The Buzz: June 18, 2001

Last week was another difficult one for industry-sponsored exchanges.

Marketplaces hit tough times

Last week was another difficult one for industry-sponsored exchanges.

Aerospace e-marketplace Exostar—which has the backing of such industry stalwarts as Boeing, Lockheed Martin and Raytheon—lost its CEO, Andrew Pyler. He apparently left to pursue other business opportunities.

Another industry consortium, MetalSite, shut down its marketplace and laid off most of its 72-member staff. The 3-year-old marketplace processed $200 million in orders last year but still ran into a negative cash flow.

The company, backed by Bethlehem Steel and LTV Steel, among others, is pursuing new funding, and executives said they hope to revive the site.

Deal promises in-flight access

The skies may get a little friendlier to business travelers next year.

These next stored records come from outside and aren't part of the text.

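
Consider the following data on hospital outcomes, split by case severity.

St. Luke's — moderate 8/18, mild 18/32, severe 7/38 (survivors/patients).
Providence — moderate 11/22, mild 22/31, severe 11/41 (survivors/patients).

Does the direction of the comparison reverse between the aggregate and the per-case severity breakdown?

Moderate: St. Luke's 8/18 = 44.4%, Providence 11/22 = 50.0% → Providence
Mild: St. Luke's 18/32 = 56.2%, Providence 22/31 = 71.0% → Providence
Severe: St. Luke's 7/38 = 18.4%, Providence 11/41 = 26.8% → Providence
Overall: St. Luke's 33/88 = 37.5%, Providence 44/94 = 46.8% → Providence
Providence wins overall and in every case group — no reversal.

No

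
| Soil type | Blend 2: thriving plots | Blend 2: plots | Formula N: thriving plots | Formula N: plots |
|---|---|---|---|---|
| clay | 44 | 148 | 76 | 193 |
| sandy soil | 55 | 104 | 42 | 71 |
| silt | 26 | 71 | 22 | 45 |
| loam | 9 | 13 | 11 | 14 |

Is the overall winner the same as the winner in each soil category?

Clay: Blend 2 44/148 = 29.7%, Formula N 76/193 = 39.4% → Formula N
Sandy soil: Blend 2 55/104 = 52.9%, Formula N 42/71 = 59.2% → Formula N
Silt: Blend 2 26/71 = 36.6%, Formula N 22/45 = 48.9% → Formula N
Loam: Blend 2 9/13 = 69.2%, Formula N 11/14 = 78.6% → Formula N
Overall: Blend 2 134/336 = 39.9%, Formula N 151/323 = 46.7% → Formula N
Formula N wins overall and in every soil group — no reversal.

Yes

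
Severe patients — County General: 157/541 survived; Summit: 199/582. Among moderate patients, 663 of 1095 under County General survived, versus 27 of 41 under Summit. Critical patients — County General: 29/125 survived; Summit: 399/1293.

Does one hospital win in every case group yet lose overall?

Severe: County General 157/541 = 29.0%, Summit 199/582 = 34.2% → Summit
Moderate: County General 663/1095 = 60.5%, Summit 27/41 = 65.9% → Summit
Critical: County General 29/125 = 23.2%, Summit 399/1293 = 30.9% → Summit
Overall: County General 849/1761 = 48.2%, Summit 625/1916 = 32.6% → County General
Summit wins each case group but County General wins overall — the comparison reverses. Summit's patients skew toward critical, which has a lower base rate.

Yes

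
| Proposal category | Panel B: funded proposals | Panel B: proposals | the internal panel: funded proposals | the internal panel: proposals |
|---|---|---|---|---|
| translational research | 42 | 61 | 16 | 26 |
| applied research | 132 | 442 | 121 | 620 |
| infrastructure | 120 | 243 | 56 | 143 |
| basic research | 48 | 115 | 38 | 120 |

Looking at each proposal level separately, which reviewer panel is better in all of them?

Translational research: Panel B 42/61 = 68.9%, the internal panel 16/26 = 61.5% → Panel B
Applied research: Panel B 132/442 = 29.9%, the internal panel 121/620 = 19.5% → Panel B
Infrastructure: Panel B 120/243 = 49.4%, the internal panel 56/143 = 39.2% → Panel B
Basic research: Panel B 48/115 = 41.7%, the internal panel 38/120 = 31.7% → Panel B
Panel B has the higher rate in all 4 groups.

Panel B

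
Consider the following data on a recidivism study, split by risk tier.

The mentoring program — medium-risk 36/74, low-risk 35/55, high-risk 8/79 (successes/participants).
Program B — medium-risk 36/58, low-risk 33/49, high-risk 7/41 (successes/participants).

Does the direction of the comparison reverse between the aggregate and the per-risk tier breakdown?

Medium-risk: the mentoring program 36/74 = 48.6%, Program B 36/58 = 62.1% → Program B
Low-risk: the mentoring program 35/55 = 63.6%, Program B 33/49 = 67.3% → Program B
High-risk: the mentoring program 8/79 = 10.1%, Program B 7/41 = 17.1% → Program B
Overall: the mentoring program 79/208 = 38.0%, Program B 76/148 = 51.4% → Program B
Program B wins overall and in every risk group — no reversal.

No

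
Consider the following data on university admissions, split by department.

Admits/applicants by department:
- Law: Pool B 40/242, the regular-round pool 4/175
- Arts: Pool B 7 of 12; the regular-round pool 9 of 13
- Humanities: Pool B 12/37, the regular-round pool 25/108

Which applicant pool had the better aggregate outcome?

Pool B

Law: Pool B 40/242 = 16.5%, the regular-round pool 4/175 = 2.3% → Pool B
Arts: Pool B 7/12 = 58.3%, the regular-round pool 9/13 = 69.2% → the regular-round pool
Humanities: Pool B 12/37 = 32.4%, the regular-round pool 25/108 = 23.1% → Pool B
Overall: Pool B 59/291 = 20.3%, the regular-round pool 38/296 = 12.8% → Pool B
(Neither sweeps every department group, but Pool B has the higher pooled rate.)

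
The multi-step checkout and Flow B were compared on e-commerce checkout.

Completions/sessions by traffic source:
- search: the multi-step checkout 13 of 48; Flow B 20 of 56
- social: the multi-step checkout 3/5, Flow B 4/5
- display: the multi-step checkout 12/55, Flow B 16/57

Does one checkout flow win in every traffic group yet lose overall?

Search: the multi-step checkout 13/48 = 27.1%, Flow B 20/56 = 35.7% → Flow B
Social: the multi-step checkout 3/5 = 60.0%, Flow B 4/5 = 80.0% → Flow B
Display: the multi-step checkout 12/55 = 21.8%, Flow B 16/57 = 28.1% → Flow B
Overall: the multi-step checkout 28/108 = 25.9%, Flow B 40/118 = 33.9% → Flow B
Flow B wins overall and in every traffic group — no reversal.

No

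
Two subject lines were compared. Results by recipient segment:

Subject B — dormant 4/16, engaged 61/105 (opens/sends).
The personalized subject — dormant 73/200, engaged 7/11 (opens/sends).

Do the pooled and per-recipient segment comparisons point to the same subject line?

Dormant: Subject B 4/16 = 25.0%, the personalized subject 73/200 = 36.5% → the personalized subject
Engaged: Subject B 61/105 = 58.1%, the personalized subject 7/11 = 63.6% → the personalized subject
Overall: Subject B 65/121 = 53.7%, the personalized subject 80/211 = 37.9% → Subject B
The personalized subject wins each recipient group but Subject B wins overall — the comparison reverses. The personalized subject's sends skew toward dormant, which has a lower base rate.

No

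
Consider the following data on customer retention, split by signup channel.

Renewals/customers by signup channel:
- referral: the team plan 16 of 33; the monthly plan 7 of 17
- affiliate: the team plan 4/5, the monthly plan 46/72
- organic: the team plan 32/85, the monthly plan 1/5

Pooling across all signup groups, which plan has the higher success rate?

Referral: the team plan 16/33 = 48.5%, the monthly plan 7/17 = 41.2% → the team plan
Affiliate: the team plan 4/5 = 80.0%, the monthly plan 46/72 = 63.9% → the team plan
Organic: the team plan 32/85 = 37.6%, the monthly plan 1/5 = 20.0% → the team plan
Overall: the team plan 52/123 = 42.3%, the monthly plan 54/94 = 57.4% → the monthly plan
(The team plan wins every signup group but the monthly plan wins overall — the team plan's customers skew toward the low-rate organic group.)

the monthly plan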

Three major airlines have joined with Boeing in an initiative to give passengers high-speed Internet access while in flight.

The joint program, called Connexion by Boeing and announced last week, will include American Airlines, Delta Air Lines and United Airlines. The service is expected to be available in the second half of next year.

Under the plan, passengers will be able to connect their own devices—such as laptops—to the two-way broadband service through a satellite link. They will then have access to the Internet, e-mail, corporate intranets and live television.

It will cost about $20 an hour, Boeing officials said.

Internet fraud cases settled

Some of the companies said the herbal products they sold on the Internet could help cure cancer and AIDS. Others said theirs could help fight Alzheimers.

Now, in an agreement reached with the Federal Trade Commission to settle fraud charges, five companies agreed to stop what the agency said was false and misleading advertising. Some must also repay customers or pay fines to the FTC.

Among those cited were two companies that claimed Saint Johnswort helped in the battle against AIDS. The FTC said there not only was no evidence to support the claim, but the herb may actually interfere with HIV and AIDS medications.

The cases are part of the FTCs ongoing Operation Cure.All.